Debora Weber-Wulff
Happenings


Cap and Gown


Ernst-Rüdiger Olderog, one of the members of the "Eutin IT-Mafia" at the University of Kiel, was getting his habilitation. In Germany it is not enough to write one doctorate, you need to write two in order to be qualified for a "real" professorship. Claudia Herbers, Bettina Buth and I thought hard about a fitting present for him. I think that Martina Mengel was in on this one, too. Ernst-Rüdiger did his thesis on Petri-Nets, not exactly something with which you can do lots of fun things.

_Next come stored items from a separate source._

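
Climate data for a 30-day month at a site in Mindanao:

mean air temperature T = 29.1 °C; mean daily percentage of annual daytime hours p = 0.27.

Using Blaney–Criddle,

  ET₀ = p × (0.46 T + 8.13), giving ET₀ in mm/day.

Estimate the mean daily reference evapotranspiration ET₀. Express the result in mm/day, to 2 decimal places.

ET₀ = 0.27 × (0.46 × 29.1 + 8.13) = 0.27 × 21.516 = 5.8093 mm/d

5.81 mm/day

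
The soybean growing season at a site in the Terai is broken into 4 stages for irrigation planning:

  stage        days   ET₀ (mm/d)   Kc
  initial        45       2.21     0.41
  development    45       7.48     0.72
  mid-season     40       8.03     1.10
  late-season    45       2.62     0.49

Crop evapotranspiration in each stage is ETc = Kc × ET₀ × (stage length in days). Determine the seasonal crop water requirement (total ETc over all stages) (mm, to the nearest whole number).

initial: 0.41 × 2.21 × 45 = 40.77 mm
development: 0.72 × 7.48 × 45 = 242.35 mm
mid-season: 1.10 × 8.03 × 40 = 353.32 mm
late-season: 0.49 × 2.62 × 45 = 57.77 mm
Seasonal total = 694.21 mm

694 mm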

Since he had just spent some time in Holland as a guest professor and was waxing enthusiastic about the ceremony there for bestowing degrees, we decided he really needed a cap and gown for his habilitation. In Germany you normally just shake everyone's hand and then go get drunk, we thought a bit of ceremony would liven things up.

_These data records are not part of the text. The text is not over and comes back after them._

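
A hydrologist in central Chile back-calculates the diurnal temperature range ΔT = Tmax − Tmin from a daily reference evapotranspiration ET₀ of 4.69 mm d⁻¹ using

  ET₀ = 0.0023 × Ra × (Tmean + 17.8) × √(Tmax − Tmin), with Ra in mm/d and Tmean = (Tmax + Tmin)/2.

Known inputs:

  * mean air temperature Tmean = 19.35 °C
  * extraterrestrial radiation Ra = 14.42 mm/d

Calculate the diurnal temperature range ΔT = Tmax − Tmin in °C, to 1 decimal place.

14.5 °C

√ΔT = ET₀ / [0.0023 × Ra × (Tmean+17.8)] = 4.69 / (0.0023 × 14.42 × 37.15) = 3.8065
ΔT = 3.8065² = 14.489 °C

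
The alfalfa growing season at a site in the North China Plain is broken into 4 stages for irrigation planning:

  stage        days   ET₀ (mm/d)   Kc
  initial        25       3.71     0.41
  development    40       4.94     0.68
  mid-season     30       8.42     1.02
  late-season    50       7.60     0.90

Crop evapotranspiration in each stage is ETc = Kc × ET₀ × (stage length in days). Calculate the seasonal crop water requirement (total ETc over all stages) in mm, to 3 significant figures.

772 mm

initial: 0.41 × 3.71 × 25 = 38.03 mm
development: 0.68 × 4.94 × 40 = 134.37 mm
mid-season: 1.02 × 8.42 × 30 = 257.65 mm
late-season: 0.90 × 7.60 × 50 = 342.00 mm
Seasonal total = 772.05 mm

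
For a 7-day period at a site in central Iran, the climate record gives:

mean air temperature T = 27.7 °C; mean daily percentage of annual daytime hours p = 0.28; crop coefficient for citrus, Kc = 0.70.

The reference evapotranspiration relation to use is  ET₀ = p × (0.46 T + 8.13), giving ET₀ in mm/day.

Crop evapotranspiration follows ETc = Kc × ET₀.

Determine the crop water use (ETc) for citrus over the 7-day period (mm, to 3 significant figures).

28.6 mm

ET₀ = 0.28 × (0.46 × 27.7 + 8.13) = 0.28 × 20.872 = 5.8442 mm/d
ETc = Kc × ET₀ = 0.70 × 5.8442 = 4.0909 mm/d
Over 7 days: 4.0909 × 7 = 28.636 mm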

We got about 5 meters of nice black cloth at Merkur, some cardboard, black paper, and some white felt, and got to work. I took over the gown since I had a sewing machine, the others worked on a stole and a mortar board cap. We surreptiously peeked into his coat to find what size he wore, and I sewed a flowing gown with long sleeves. The stole took some work to get to sit right, we glued white felt into it and then with special glitter glue wrote the smallest Petri-Net in black on the white felt. I still had my (red) mortar board from high school, so we had a good pattern to go on for that.

Ernst-Rüdiger gave a marvelous lecture as part of the habilitation proceedings, then the faculty met to decide if he was worthy of the degree or not. We stood around with him helping him be nervous. When he went back in to receive his sentence we whipped out the cap and gown. Right after Hans Langmaack (who was his sponsor in all of this) had congratulated him, we approched with the gown. I gave a little speech and we dressed him in the gown, stole and cap - a really wonderful sight to see, if I ever get the pictures scanned that Martina took of all of this.

We got the cap wrong, it was just too small for his head, so he took that off pretty quick, but he proudly wore the gown and stole the rest of the day. And went on to be professor for computer science in Oldenburg.